In fact, during the global trade slowdown of 2012 to 2016, the Commonwealth’s services exports were especially resilient, expanding by 7 per cent, on average - more than twice the growth rate for the rest of the world.
Rapid population and per capita income growth (especially in Asia) are part of the driving forces behind the Commonwealth’s buoyancy. With 2.4 billion people, 60 per cent of whom are under the age of 30, these drivers are unlikely to slow anytime soon – with or without coronavirus.
Moreover, Commonwealth countries share historical ties, familiar legal and administrative systems, a common language of operation (English) and large dynamic diasporas, which help make trade and investment more convenient and efficient.

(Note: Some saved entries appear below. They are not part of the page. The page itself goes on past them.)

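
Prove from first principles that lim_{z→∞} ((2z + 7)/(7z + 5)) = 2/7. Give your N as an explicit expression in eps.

N = (39/49)/eps

Let eps > 0 be given. We seek N > 0 such that z > N implies |(2z + 7)/(7z + 5) − (2/7)| < eps.
(2z + 7)/(7z + 5) − (2/7) = (7(2z + 7) − 2(7z + 5)) / (7(7z + 5)) = 39/(7(7z + 5)).
For z > 0 we have 7z + 5 > 7z, so |(2z + 7)/(7z + 5) − (2/7)| = 39/(7(7z + 5)) < 39/(7·7z) = (39/49)/z.
Thus |(2z + 7)/(7z + 5) − (2/7)| < eps whenever z > (39/49)/eps.
Take N = (39/49)/eps. If z > N then |(2z + 7)/(7z + 5) − (2/7)| < (39/49)/z < eps.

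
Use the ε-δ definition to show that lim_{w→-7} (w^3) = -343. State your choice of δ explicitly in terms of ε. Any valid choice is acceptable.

δ = min(1, ε/169)

Let ε > 0 be given. We seek δ > 0 with 0 < |w + 7| < δ ⇒ |w^3 + 343| < ε.
Factor: w^3 + 343 = (w + 7)(w^2 - 7w + 49), so |w^3 + 343| = |w + 7|·|w^2 - 7w + 49|.
Restrict δ ≤ 1. Then |w + 7| < 1 gives |w| < 8, so by the triangle inequality |w^2 - 7w + 49| ≤ 8^2 + 7·8 + 49 = 169.
Hence |w^3 + 343| ≤ 169|w + 7|, which is < ε once |w + 7| < ε/169.
Take δ = min(1, ε/169). If 0 < |w + 7| < δ then both bounds hold and |w^3 + 343| ≤ 169|w + 7| < 169·(ε/169) = ε.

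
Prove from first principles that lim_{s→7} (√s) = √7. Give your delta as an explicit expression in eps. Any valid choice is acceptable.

delta = min(7, √7·eps)

Fix eps > 0. We want delta > 0 such that 0 < |s − 7| < delta implies |√s − √7| < eps.
Multiplying by the conjugate, |√s − √7| = |s − 7|/(√s + √7).
Restrict delta ≤ 7 so that |s − 7| < 7 forces s > 0, and then √s + √7 > √7.
Hence |√s − √7| < |s − 7|/√7, which is < eps once |s − 7| < √7·eps.
Take delta = min(7, √7·eps). If 0 < |s − 7| < delta then s > 0 and |√s − √7| < |s − 7|/√7 < eps.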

While not a formal trading bloc, this ‘Commonwealth Advantage’ enables member states to trade up to 20 per cent more with each other than with non-members, at a 21 per cent lower cost, on average. Our research also shows that these countries invest up to 27 per cent more within the Commonwealth than outside of it - almost tripling investment levels five years ago, which stood at 10 per cent.
The potential benefits have not been lost on countries, even as we prepare to face a severe slowdown of the global economy brought on by COVID-19.
The slowing of the Chinese economy (a major trading partner), the decline in tourism and travel, as well as plunging oil prices will certainly cause economic strain to members. However, investment flows to sectors such as e-commerce, digital technologies, cybersecurity, healthcare and biotechnologies could shore up, as business migrates online, and countries race to find a vaccine and other medical treatments.
Strengthening the connectivity among our countries is therefore critical, so that trade flows remain resilient during times of crisis. Digital connectivity will be especially key, as the need to interact virtually now will transform the way people trade and do business. It is already a major area of focus for the Commonwealth, under its flagship Connectivity Agenda.
While being extremely watchful of the pandemic’s economic impacts, I am cautiously hopeful about the potential for intra-Commonwealth trade to act as a lifeline during the darkest of times. By leveraging the Commonwealth Advantage and robust policy responses, countries can bolster vital trade and investment flows, to eventually emerge at the end of the tunnel.